Le Canada s’apprête à faire œuvre de pionnier. Dès demain, la consommation, la production et la vente de cannabis récréatif seront légalisées et régulées sur l’ensemble de la fédération. Après l’Uruguay et dans une certaine mesure les Pays Bas, le projet développé par Justin Trudeau s’annonce comme un test important pour les tenants de la légalisation du chanvre. Menée à l’échelle industrielle au sein d’une moyenne puissance occidentale, l’expérience sera observée attentivement à l’étranger. Et bientôt imitée?
Ambitieux, le plan du premier ministre se place à l’intersection de trois impératifs. Sanitaire, le premier objectif consiste à sortir les consommateurs de leurs ghettos et à ouvrir un dialogue avec eux, tout en offrant des produits standardisés et sûrs. Démystifiée, l’herbe perdra-t-elle de son attrait? En tout cas, les bénéfices engrangés par l’Etat devraient renforcer la recherche scientifique et la prévention.
Car, ne l’oublions pas, si le cannabis est moins nocif que l’alcool ou l’ecstasy; à grosse dose ou auprès de certaines populations, il n’est pas bénin. Légaliser, ici, ne signifie pas promouvoir mais remettre l’autonomie, la santé et le bien-être du consommateur potentiel au centre du projet politique. A contrario, la prohibition met l’accent sur le produit, avec le résultat que l’on sait.
Pendant naturel de la première, la seconde ambition d’Ottawa est de porter un coup aux mafias, seules vraies bénéficiaires de la prohibition. D’abord en les privant d’une source importante de financement. Ensuite en redirigeant les efforts de la justice et de la police vers des besoins plus urgents que la traque au «pot».
Enfin, face aux échecs de la prohibition, les Canadiens – pragmatiques s’il en est – ont compris l’intérêt de prendre les devants. Si l’expérience Trudeau est un succès, elle sera imitée. Un marché gigantesque s’ouvrirait alors aux entreprises canadiennes, qui disposeraient d’une expérience et d’une force de frappe uniques. En témoigne l’afflux de capitaux vers les entreprises du secteur qui a fait enfler une véritable «bulle cannabique», sans commune mesure avec les bénéfices attendus ces prochaines années au Canada.
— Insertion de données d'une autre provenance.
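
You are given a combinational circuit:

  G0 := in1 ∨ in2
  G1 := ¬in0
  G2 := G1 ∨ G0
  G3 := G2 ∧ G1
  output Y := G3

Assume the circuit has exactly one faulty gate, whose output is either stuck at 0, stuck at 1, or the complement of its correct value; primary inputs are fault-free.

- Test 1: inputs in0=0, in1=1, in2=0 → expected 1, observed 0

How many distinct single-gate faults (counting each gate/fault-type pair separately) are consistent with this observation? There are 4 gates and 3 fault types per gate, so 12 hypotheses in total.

Fault-free: G0=1, G1=1, G2=1, G3=1 → 1. Observed 0.
  G0 stuck-at-0: output 1 ✗
  G0 stuck-at-1: output 1 ✗
  G0 inverted output: output 1 ✗
  G1 stuck-at-0: output 0 ✓
  G1 stuck-at-1: output 1 ✗
  G1 inverted output: output 0 ✓
  G2 stuck-at-0: output 0 ✓
  G2 stuck-at-1: output 1 ✗
  G2 inverted output: output 0 ✓
  G3 stuck-at-0: output 0 ✓
  G3 stuck-at-1: output 1 ✗
  G3 inverted output: output 0 ✓
Consistent faults: {G1 stuck-at-0, G1 inverted output, G2 stuck-at-0, G2 inverted output, G3 stuck-at-0, G3 inverted output} — 6 in all.

6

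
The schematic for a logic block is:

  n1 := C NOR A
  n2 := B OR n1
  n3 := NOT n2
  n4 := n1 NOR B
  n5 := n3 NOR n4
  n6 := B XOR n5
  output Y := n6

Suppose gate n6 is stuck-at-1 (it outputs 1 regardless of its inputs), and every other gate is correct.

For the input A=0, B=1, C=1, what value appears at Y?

1

Propagate with n6 forced: n1=0, n2=1, n3=0, n4=0, n5=1, n6=1 [stuck-at-1].
So Y = 1. (Without the fault it would be 0.)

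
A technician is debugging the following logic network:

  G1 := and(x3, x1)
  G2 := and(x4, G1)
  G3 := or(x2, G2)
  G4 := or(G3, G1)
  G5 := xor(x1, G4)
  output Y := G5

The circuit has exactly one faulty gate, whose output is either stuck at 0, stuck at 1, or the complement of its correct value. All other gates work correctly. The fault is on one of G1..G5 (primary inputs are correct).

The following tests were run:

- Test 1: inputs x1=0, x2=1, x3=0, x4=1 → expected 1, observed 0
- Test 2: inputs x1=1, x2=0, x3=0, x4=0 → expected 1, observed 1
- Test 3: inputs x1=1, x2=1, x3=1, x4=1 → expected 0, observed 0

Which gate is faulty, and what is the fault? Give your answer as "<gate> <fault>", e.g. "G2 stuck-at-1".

Fault-free values for test 1 (x1=0, x2=1, x3=0, x4=1): G1=0, G2=0, G3=1, G4=1, G5=1, giving Y=1. Observed 0.
Test 1: faults giving observed 0 are {G3 stuck-at-0, G3 inverted output, G4 stuck-at-0, G4 inverted output, G5 stuck-at-0, G5 inverted output}.
Test 2 (x1=1, x2=0, x3=0, x4=0): fault-free G1=0, G2=0, G3=0, G4=0, G5=1 → 1; observed 1. Eliminates G3 inverted output, G4 inverted output, G5 stuck-at-0, G5 inverted output.
Test 3 (x1=1, x2=1, x3=1, x4=1): fault-free G1=1, G2=1, G3=1, G4=1, G5=0 → 0; observed 0. Eliminates G4 stuck-at-0.
Only G3 stuck-at-0 is consistent with every test.

G3 stuck-at-0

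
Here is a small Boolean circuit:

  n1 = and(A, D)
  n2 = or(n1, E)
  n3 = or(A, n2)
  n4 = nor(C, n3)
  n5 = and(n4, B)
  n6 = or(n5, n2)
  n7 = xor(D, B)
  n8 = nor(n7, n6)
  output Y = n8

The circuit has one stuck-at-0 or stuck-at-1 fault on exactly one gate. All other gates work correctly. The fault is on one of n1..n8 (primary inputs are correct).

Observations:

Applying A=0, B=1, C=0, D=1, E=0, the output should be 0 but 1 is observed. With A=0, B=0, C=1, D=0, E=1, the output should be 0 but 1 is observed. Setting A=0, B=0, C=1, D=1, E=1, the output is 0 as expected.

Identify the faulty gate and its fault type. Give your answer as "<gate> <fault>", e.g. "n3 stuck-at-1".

n6 stuck-at-0

Fault-free values for test 1 (A=0, B=1, C=0, D=1, E=0): n1=0, n2=0, n3=0, n4=1, n5=1, n6=1, n7=0, n8=0, giving Y=0. Observed 1.
Test 1: faults giving observed 1 are {n3 stuck-at-1, n4 stuck-at-0, n5 stuck-at-0, n6 stuck-at-0, n8 stuck-at-1}.
Test 2 (A=0, B=0, C=1, D=0, E=1): fault-free n1=0, n2=1, n3=1, n4=0, n5=0, n6=1, n7=0, n8=0 → 0; observed 1. Eliminates n3 stuck-at-1, n4 stuck-at-0, n5 stuck-at-0.
Test 3 (A=0, B=0, C=1, D=1, E=1): fault-free n1=0, n2=1, n3=1, n4=0, n5=0, n6=1, n7=1, n8=0 → 0; observed 0. Eliminates n8 stuck-at-1.
Only n6 stuck-at-0 is consistent with every test.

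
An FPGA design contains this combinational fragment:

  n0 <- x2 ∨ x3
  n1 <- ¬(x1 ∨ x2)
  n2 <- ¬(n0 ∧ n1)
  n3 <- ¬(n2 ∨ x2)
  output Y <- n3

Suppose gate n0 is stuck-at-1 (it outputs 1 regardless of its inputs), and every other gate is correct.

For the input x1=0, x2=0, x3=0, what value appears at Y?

1

Propagate with n0 forced: n0=1 [stuck-at-1], n1=1, n2=0, n3=1.
So Y = 1. (Without the fault it would be 0.)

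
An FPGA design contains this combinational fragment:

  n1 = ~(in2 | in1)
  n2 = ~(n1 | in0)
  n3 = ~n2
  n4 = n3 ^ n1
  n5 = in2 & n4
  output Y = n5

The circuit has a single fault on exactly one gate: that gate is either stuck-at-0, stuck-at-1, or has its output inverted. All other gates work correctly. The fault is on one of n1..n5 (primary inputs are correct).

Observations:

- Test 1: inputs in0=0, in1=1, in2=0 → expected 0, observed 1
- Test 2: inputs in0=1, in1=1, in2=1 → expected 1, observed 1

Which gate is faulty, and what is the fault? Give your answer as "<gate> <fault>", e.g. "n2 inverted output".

n5 stuck-at-1

Fault-free values for test 1 (in0=0, in1=1, in2=0): n1=0, n2=1, n3=0, n4=0, n5=0, giving Y=0. Observed 1.
Test 1: faults giving observed 1 are {n5 stuck-at-1, n5 inverted output}.
Test 2 (in0=1, in1=1, in2=1): fault-free n1=0, n2=0, n3=1, n4=1, n5=1 → 1; observed 1. Eliminates n5 inverted output.
Only n5 stuck-at-1 is consistent with every test.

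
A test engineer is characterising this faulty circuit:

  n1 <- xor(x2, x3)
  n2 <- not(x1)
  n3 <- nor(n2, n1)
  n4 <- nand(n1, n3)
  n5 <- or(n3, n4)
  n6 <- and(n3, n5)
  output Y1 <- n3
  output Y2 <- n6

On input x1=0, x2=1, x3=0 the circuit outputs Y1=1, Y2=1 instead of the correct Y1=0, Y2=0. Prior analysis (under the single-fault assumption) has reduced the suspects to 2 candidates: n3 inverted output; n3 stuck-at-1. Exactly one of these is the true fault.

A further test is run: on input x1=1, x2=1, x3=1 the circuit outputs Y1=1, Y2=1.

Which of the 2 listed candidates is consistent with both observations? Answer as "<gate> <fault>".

Evaluate each candidate on input x1=1, x2=1, x3=1:
  n3 inverted output: n1=0, n2=0, n3=0 [inverted output], n4=1, n5=1, n6=0 → Y1=0, Y2=0 — eliminated
  n3 stuck-at-1: n1=0, n2=0, n3=1 [stuck-at-1], n4=1, n5=1, n6=1 → Y1=1, Y2=1 — matches
Only n3 stuck-at-1 reproduces the observed Y1=1, Y2=1.

n3 stuck-at-1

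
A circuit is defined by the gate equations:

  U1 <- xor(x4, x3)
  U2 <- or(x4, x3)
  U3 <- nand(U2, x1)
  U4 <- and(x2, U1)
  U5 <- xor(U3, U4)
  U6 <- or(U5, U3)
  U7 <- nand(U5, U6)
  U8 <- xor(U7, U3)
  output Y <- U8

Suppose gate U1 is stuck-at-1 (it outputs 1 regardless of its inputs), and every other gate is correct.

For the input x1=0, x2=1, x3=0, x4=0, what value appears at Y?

0

Propagate with U1 forced: U1=1 [stuck-at-1], U2=0, U3=1, U4=1, U5=0, U6=1, U7=1, U8=0.
So Y = 0. (Without the fault it would be 1.)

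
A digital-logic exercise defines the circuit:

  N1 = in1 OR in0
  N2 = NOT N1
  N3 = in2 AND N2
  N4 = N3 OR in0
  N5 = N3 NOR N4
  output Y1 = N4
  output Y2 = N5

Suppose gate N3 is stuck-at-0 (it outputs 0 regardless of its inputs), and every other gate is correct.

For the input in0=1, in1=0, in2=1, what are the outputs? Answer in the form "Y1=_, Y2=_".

Y1=1, Y2=0

Propagate with N3 forced: N1=1, N2=0, N3=0 [stuck-at-0], N4=1, N5=0.
So the outputs are Y1=1, Y2=0. (Same as the fault-free value — the fault is masked on this input.)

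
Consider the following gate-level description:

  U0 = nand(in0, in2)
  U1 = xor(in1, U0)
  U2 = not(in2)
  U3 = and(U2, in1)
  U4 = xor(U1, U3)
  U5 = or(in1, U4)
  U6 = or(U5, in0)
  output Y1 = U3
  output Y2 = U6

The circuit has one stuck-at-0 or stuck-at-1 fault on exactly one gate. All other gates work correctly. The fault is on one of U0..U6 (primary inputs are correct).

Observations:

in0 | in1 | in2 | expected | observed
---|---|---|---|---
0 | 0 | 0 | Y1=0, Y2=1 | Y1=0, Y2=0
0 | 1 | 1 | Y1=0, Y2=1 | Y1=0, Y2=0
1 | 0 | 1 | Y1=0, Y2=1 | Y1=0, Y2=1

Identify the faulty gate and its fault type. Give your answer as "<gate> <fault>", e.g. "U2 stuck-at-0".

Fault-free values for test 1 (in0=0, in1=0, in2=0): U0=1, U1=1, U2=1, U3=0, U4=1, U5=1, U6=1, giving Y1=0, Y2=1. Observed Y1=0, Y2=0.
Test 1: faults giving observed Y1=0, Y2=0 are {U0 stuck-at-0, U1 stuck-at-0, U4 stuck-at-0, U5 stuck-at-0, U6 stuck-at-0}.
Test 2 (in0=0, in1=1, in2=1): fault-free U0=1, U1=0, U2=0, U3=0, U4=0, U5=1, U6=1 → Y1=0, Y2=1; observed Y1=0, Y2=0. Eliminates U0 stuck-at-0, U1 stuck-at-0, U4 stuck-at-0.
Test 3 (in0=1, in1=0, in2=1): fault-free U0=0, U1=0, U2=0, U3=0, U4=0, U5=0, U6=1 → Y1=0, Y2=1; observed Y1=0, Y2=1. Eliminates U6 stuck-at-0.
Only U5 stuck-at-0 is consistent with every test.

U5 stuck-at-0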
Mais pour que ces millions ne partent pas en fumée – en même temps que les espoirs des supporters de la légalisation –, il faudra gommer le sentiment d’impréparation qui prédomine actuellement. En laissant les provinces, voire les municipalités, réglementer à leur guise, M. Trudeau a pris le risque de l’incohérence. Or la régulation est une mécanique fine. Que le cannabis légal manque ou qu’il soit peu accessible, alors le marché noir fleurira. Que l’herbe devienne surtout un business, et la prévention s’effacera.
Reste qu’on serait quand même surpris de voir la légalisation échouer davantage que la prohibition!